Spanish film magazine (1932–1936)

Nuestro Cinema (Our Cinema) was a film magazine which was published in Spain between 1932 and 1936 with a one-year interruption. Its subtitle was Cuadernos Internacionales de Valorizacion Cinematografica (Spanish: International Notebooks of Cinematographic Evaluation). It was one of the earliest Spanish publications in its category and was the first Communist film magazine in Spain.

==History and profile==
Nuestro Cinema was founded by Juan Piqueras in 1932. In the first issue dated June 1932 the magazine billed itself as the "best" professional film publication free from superficial and sentimental contents unlike other film publications. It was affiliated with the Communist Party and had a Marxist orientation. From its start in June 1932 to March 1933 Nuestro Cinema came out monthly.

Piqueras edited the magazine from his Paris home. Nuestro Cinema was published in Barcelona, but its editorial office was based in Madrid. Piqueras published many articles in the magazine on the history of Spanish cinema. These writings would be later published as a book. The magazine frequently featured theoretical and historical issues about cinema. It exclusively focused on left-wing movies, including those produced in the Soviet Union. Nuestro Cinema also covered political agitation through articles on strikes, land reform, and the proclamation of the Catalan Statute.

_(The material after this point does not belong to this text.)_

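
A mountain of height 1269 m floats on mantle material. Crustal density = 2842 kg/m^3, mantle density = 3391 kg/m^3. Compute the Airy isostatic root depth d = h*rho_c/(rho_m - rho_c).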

Major contributors of the magazine were Antonio del Amo Algara, César M. Arconada, Juan Manuel Plaza, Germaine Dulac, Léon Moussinac, René Clair, Joris Ivens and Béla Balázs.

Nuestro Cinema temporarily ceased publication in October 1933 and was restarted in January 1935. In the second period its communist approach was not very evident. It permanently folded in February 1936 because of financial problems and Juan Piqueras’s health problems. The title of Nuestro Cine film magazine, which was started in 1961, was a reference to Nuestro Cinema.